Sie sind derzeit die beiden hellsten Sterne am Horizont der Schwimmer des TSV Freudenstadt: Nelly Schulze und Dylan Fassiotti haben in den vergangenen Jahren große Sprünge gemacht – und fahren nächste Woche zur deutschen Jahrgangsmeisterschaft nach Berlin.

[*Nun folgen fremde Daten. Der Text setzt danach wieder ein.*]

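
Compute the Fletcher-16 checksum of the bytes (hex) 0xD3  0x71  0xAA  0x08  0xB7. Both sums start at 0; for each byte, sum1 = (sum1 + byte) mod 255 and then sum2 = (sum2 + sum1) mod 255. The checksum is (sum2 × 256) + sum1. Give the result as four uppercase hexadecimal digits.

B0AF

Running sums (mod 255):
  after byte 0 (0xD3): sum1=211, sum2=211
  after byte 1 (0x71): sum1=69, sum2=25
  after byte 2 (0xAA): sum1=239, sum2=9
  after byte 3 (0x08): sum1=247, sum2=1
  after byte 4 (0xB7): sum1=175, sum2=176
Checksum = sum2·256 + sum1 = 176·256 + 175 = 45231 = 0xB0AF.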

Sven Münster steht am frühen Montagabend am Startblock der zweiten Bahn im Freudenstädter Panoramabad – tiefenentspannt, gut gelaunt. Drei seiner Schwimmer aus der Wettkampfgruppe des TSV Freudenstadt – Nelly Schulze, Dylan Fassiotti und Lucio Wolf – haben gerade ihre ersten Bahnen im Becken gezogen und lauschen den Vorgaben ihres Trainers. Von Vollgas ist dabei aber keine Rede – denn das sollen besonders Nelly Schulze und Dylan Fassiotti erst in der kommenden Woche geben.

Echtes Highlight steht an

"Man muss sie momentan eher bremsen", sagt Münster lachend und nickt in Richtung seiner Gruppe. Dafür gibt es einen guten Grund: Schulze und Fassiotti haben sich für die deutsche Jahrgangsmeisterschaft qualifiziert. Für die Freudenstädter etwas ganz Besonderes, denn seit gut 60 Jahren konnten sie keine Nachwuchs-Schwimmer mehr zu nationalen Titelkämpfen entsenden.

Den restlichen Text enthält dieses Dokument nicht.